EDITO

Quelques mots par Laurence Langer-Sautière

Une recherche-action menée depuis 2020, initialement sur le « Faire place aux précaires », démarche devenue ECOVIP (Evolution après COVid de l’Invisibilité des Précarités) pour traiter de la désaffiliation sociale des 50-64 ans, ou jeunes seniors, largement amplifiée depuis la crise sanitaire.

A l’origine : des remontées des acteurs du champ psychosocial vers des services sociaux ont signalé l’émergence d’une nouvelle catégorie de personnes – ces « jeunes vieux » dans leur dernière partie de carrière professionnelle –. Elles ont souligné leurs situations de rupture, le plus souvent liées au travail avec diverses ruptures aggravantes, subséquentes ou interférentes, de liens familiaux ou sociaux. Elles ont aussi pointé leurs conditions d’accueil encore lacunaires par les services sociaux, sachant que c’est dans un accueil inconditionnel et une écoute attentive de ces personnes en déshérence qu’apparaissent dans toutes leurs dimensions tragiques ces situations de désaffiliation généralisée pouvant aller jusqu’à l’invisibilisation presque complète et donc l’absence de prise en charge par des travailleurs sociaux.

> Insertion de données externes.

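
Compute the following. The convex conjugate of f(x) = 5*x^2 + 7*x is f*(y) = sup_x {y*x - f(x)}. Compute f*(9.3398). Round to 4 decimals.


f*(y) = sup_x {y*x - a*x^2 - b*x} = sup_x {(y-b)*x - a*x^2}
FOC: (y - b) - 2a*x = 0 => x* = (y - b)/(2a)
x* = (9.3398 - 7)/(2*5) = 0.234
f*(9.3398) = (y-b)^2/(4a) = (9.3398 - 7)^2/(4*5)
= 5.4747/20 = 0.2737


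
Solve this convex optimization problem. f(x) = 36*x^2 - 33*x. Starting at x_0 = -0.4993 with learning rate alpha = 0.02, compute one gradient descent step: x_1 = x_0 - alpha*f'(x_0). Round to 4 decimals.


We compute the gradient at x_0 and apply the update.
f'(x) = 72*x - 33
f'(-0.4993) = 72*-0.4993 - 33 = -68.9496
x_1 = -0.4993 - 0.02*-68.9496 = 0.8797


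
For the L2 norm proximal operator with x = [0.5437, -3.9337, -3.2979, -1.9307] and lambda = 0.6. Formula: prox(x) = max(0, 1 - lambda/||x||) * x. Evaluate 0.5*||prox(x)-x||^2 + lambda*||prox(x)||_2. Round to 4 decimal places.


Step 1: Compute ||x||.
||x|| = 5.5112
Step 2: Compute scaling factor.
scale = max(0, 1 - 0.6/5.5112) = 0.8911
Step 3: prox(x) = [0.4845, -3.5054, -2.9389, -1.7205]
||prox(x)|| = 4.9112
Step 4: Proximal objective.
0.5*||prox-x||^2 = 0.18
lambda*||prox|| = 2.9467
Total = 3.1267


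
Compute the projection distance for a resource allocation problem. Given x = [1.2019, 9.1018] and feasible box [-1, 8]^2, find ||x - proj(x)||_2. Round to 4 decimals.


Project each component onto [-1, 8].
clip(1.2019) = 1.2019, clip(9.1018) = 8.0
Projection = [1.2019, 8.0]
Squared diffs: [0.0, 1.214]
Distance = sqrt(1.214) = 1.1018


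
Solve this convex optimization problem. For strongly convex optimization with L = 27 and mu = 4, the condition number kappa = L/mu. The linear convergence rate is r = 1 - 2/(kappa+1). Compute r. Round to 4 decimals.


Step 1: Compute the condition number.
kappa = L/mu = 27/4 = 6.75
Step 2: Compute the convergence rate.
r = 1 - 2/(kappa + 1) = 1 - 2*mu/(L + mu) = (L - mu)/(L + mu) = 23/31 = 0.7419


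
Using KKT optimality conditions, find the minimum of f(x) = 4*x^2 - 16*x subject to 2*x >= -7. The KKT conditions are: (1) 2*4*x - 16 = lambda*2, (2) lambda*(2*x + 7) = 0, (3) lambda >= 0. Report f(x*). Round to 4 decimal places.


Step 1: Try lambda = 0 (constraint inactive).
Stationarity: 2*4*x - 16 = 0
x* = 16/(2*4) = 2.0
Check constraint: 2*2.0 = 4.0 >= -7 -- satisfied.
Step 2: Compute optimal value.
f(x*) = 4*2.0^2 - 16*2.0 = -16.0


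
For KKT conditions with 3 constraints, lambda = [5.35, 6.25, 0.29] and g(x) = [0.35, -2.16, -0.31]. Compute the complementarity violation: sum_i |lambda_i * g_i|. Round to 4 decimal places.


KKT complementary slackness check:
lambda_1 * g_1 = 5.35 * 0.35 = 1.8725
lambda_2 * g_2 = 6.25 * -2.16 = -13.5
lambda_3 * g_3 = 0.29 * -0.31 = -0.0899
Total violation = 1.8725 + 13.5 + 0.0899 = 15.4624


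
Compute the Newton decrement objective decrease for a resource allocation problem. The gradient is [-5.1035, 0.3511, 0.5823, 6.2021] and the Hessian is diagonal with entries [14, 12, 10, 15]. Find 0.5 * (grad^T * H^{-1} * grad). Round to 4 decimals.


Step 1: H is diagonal, so H^(-1) * g = [-0.3645, 0.0293, 0.0582, 0.4135].
Step 2: g^T H^(-1) g = sum_i g_i^2 / H_ii
  = (-5.1035)^2/14 + (0.3511)^2/12 + (0.5823)^2/10 + (6.2021)^2/15
  = 1.8604 + 0.0103 + 0.0339 + 2.5644 = 4.469
Step 3: Objective decrease = 0.5 * g^T H^(-1) g = 2.2345


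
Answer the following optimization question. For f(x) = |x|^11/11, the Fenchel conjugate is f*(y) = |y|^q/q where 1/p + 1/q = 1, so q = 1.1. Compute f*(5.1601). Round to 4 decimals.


The conjugate exponent q satisfies 1/p + 1/q = 1.
p = 11, so q = 11/(11 - 1) = 1.1
|y|^q = 5.1601^1.1 = 6.0803
f*(5.1601) = 6.0803 / 1.1 = 5.5275


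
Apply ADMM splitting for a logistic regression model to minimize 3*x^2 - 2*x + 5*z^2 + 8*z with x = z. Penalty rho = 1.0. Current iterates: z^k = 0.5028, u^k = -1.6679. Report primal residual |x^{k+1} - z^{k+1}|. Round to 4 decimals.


ADMM iteration with rho = 1.0, z^k = 0.5028, u^k = -1.6679
Step 1: x-update.
Minimize 3*x^2 - 2*x + (1.0/2)*(x - 0.5028 - 1.6679)^2
FOC: (2*3 + 1.0)*x = 2 + 1.0*(0.5028 + 1.6679)
x^{k+1} = 0.5958
Step 2: z-update.
Minimize 5*z^2 + 8*z + (1.0/2)*(0.5958 - z - 1.6679)^2
FOC: (2*5 + 1.0)*z = -8 + 1.0*(0.5958 - 1.6679)
z^{k+1} = -0.8247
Step 3: u-update.
u^{k+1} = -1.6679 + 0.5958 + 0.8247 = -0.2474
Step 4: Primal residual = |0.5958 + 0.8247| = 1.4205


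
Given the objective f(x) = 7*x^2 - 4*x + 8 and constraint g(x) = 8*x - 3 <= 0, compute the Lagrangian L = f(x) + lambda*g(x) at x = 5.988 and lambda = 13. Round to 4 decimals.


Step 1: Evaluate f(x).
f(5.988) = 7*5.988^2 - 4*5.988 + 8 = 235.041
Step 2: Evaluate g(x).
g(5.988) = 8*5.988 - 3 = 44.904
Step 3: Compute Lagrangian.
L = 235.041 + 13*44.904 = 818.793


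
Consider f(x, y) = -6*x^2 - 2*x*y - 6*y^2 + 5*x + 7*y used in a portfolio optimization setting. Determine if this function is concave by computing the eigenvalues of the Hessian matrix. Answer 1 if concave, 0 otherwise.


The Hessian of f(x,y) = -6*x^2 - 2*x*y - 6*y^2 + 5*x + 7*y is:
H = [[-12, -2], [-2, -12]]
Trace = -12 - 12 = -24
Determinant = -12*-12 - (-2)^2 = 140
Discriminant = (-24)^2 - 4*140 = 16.0
Eigenvalues: lambda_1 = -14.0, lambda_2 = -10.0
The function is concave.

1


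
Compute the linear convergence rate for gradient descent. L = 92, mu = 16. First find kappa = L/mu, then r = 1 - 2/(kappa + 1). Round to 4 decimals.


Step 1: Compute the condition number.
kappa = L/mu = 92/16 = 5.75
Step 2: Compute the convergence rate.
r = 1 - 2/(kappa + 1) = 1 - 2*mu/(L + mu) = (L - mu)/(L + mu) = 76/108 = 0.7037


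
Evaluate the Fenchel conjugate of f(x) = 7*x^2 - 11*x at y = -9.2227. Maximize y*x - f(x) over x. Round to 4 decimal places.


f*(y) = sup_x {y*x - a*x^2 - b*x} = sup_x {(y-b)*x - a*x^2}
FOC: (y - b) - 2a*x = 0 => x* = (y - b)/(2a)
x* = (-9.2227 + 11)/(2*7) = 0.127
f*(-9.2227) = (y-b)^2/(4a) = (-9.2227 + 11)^2/(4*7)
= 3.1588/28 = 0.1128


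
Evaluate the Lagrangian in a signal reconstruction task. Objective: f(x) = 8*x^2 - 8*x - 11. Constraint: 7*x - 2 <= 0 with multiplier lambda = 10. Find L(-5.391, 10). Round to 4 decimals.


Step 1: Evaluate f(x).
f(-5.391) = 8*(-5.391)^2 - 8*(-5.391) - 11 = 264.631
Step 2: Evaluate g(x).
g(-5.391) = 7*-5.391 - 2 = -39.737
Step 3: Compute Lagrangian.
L = 264.631 + 10*-39.737 = -132.739


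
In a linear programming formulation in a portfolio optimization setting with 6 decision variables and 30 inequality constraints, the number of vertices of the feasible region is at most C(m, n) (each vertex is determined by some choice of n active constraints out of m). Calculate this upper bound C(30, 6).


Each vertex corresponds to some choice of n active constraints out of m, so the number of vertices is at most C(m, n) = m! / (n!(m-n)!).
m = 30, n = 6
Numerator: 30 * 29 * 28 * 27 * 26 * 25
Denominator: 6! = 720
C(30, 6) = 593775


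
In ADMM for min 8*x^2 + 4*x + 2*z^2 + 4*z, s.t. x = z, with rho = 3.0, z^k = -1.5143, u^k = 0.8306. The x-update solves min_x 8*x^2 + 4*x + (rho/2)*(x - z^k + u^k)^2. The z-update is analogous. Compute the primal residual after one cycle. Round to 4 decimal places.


ADMM iteration with rho = 3.0, z^k = -1.5143, u^k = 0.8306
Step 1: x-update.
Minimize 8*x^2 + 4*x + (3.0/2)*(x + 1.5143 + 0.8306)^2
FOC: (2*8 + 3.0)*x = -4 + 3.0*(-1.5143 - 0.8306)
x^{k+1} = -0.5808
Step 2: z-update.
Minimize 2*z^2 + 4*z + (3.0/2)*(-0.5808 - z + 0.8306)^2
FOC: (2*2 + 3.0)*z = -4 + 3.0*(-0.5808 + 0.8306)
z^{k+1} = -0.4644
Step 3: u-update.
u^{k+1} = 0.8306 - 0.5808 + 0.4644 = 0.7142
Step 4: Primal residual = |-0.5808 + 0.4644| = 0.1164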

Une approche pragmatique. Une catégorisation a été effectuée sur les personnes âgées de 50 à 64 ans pour rendre compte de la dernière période de carrière qui nous concerne ici. Cela correspond pour partie à la catégorie des seniors de Pôle Emploi.

Les formes de précarisation ont un caractère nouveau pour cette génération vieillissante, dont la valeur travail est, comme pour les autres générations, particulièrement structurante socialement. En outre, il s’agit de personnes qui expriment beaucoup de honte quant à leurs difficultés perçues comme insurmontables et leur précarisation. Pour la demande d’aide, pour ces personnes, cela demeure délicat, par volonté de s’en sortir seul, par manque de connaissances. Il y a aussi de leur part une anticipation de difficulté des processus d’aide et des dispositifs qui ne repèrent pas ces personnes qui ont besoin d’aide. Il apparaît en effet, sur un plan non plus personnel mais social et sociétal, que l’organisation du travail a été fortement bousculée durant et après la pandémie du coronavirus, donnant lieu de manière pérenne à des réorganisations et des évolutions rendant les fins de carrière incertaines et préoccupantes. L’isolement dans le travail est l’une des conséquences de la crise sanitaire, les liens entre les personnes s’étant distendus, les collectifs de travail ont été malmenés et ont parfois disparu.

Aujourd’hui, « Les dispositifs dits d’aller-vers se multiplient, les publics cibles se multiplient, mais les usages de ces dispositifs demeurent complexes et difficiles à organiser avec les cibles officielles des dispositifs. Or ce qui importe c’est l’usage que l’on permet aux personnes de faire des dispositifs. Souvent, les orientations successives, sans pouvoir se poser pour exprimer, élaborer dignement une demande, ont pour conséquence une extinction de la demande. La demande disparaît. »

Constituant un collectif pluridisciplinaire pour comprendre et identifier des innovations possibles par l’adaptation des pratiques, ECOVIP rassemble tout autant des travailleurs sociaux, infirmiers, psychologues et psychanalystes, des chefs de projet dans les domaines de l’emploi et du travail, une spécialiste de l’observation et un universitaire. Ce collectif offre un espace de réflexion, de parole, d’échanges des pratiques qui se réunit régulièrement et permet aux participants d’investir cet espace pour faire évoluer leurs pratiques. Il ne vise pas à avoir une composition exhaustive, fonction remplie par des dispositifs efficients comme les CLSM, mais à constituer un creuset pour l’innovation et le repérage d’actions, pratiques, modes de fonctionnement favorables à une meilleure prise en charge des jeunes seniors.


« Sur la question de l’isolement, qui est un point de départ de ce qu’on a vu de l’invisibilisation des jeunes seniors, tout d’un coup, par une rupture au travail, ils rentrent dans une spirale d’isolement et d’invisibilisation, ce qui fait que tous les liens sociaux autour d’eux, y compris familiaux, vont tendre à se casser ou à se distendre. Il y a quelque chose de très large dans le concept d’isolement dont on parle là, ça touche tout le monde en fait. Ça nous touche nous aussi, on est dans le même mouvement où il faut batailler pour retrouver des espaces d’échange et de construction collective. »


Les perspectives 2023 : une analyse chiffrée qui commence à être possible avec les derniers recensements, avec une dimension territoriale, car l’invisibilisation ne se produit pas partout de la même façon, et la perspective d’un colloque (11 octobre) dans le cadre des Entretiens Jacques Cartier 2023 en partenariat avec le Québec.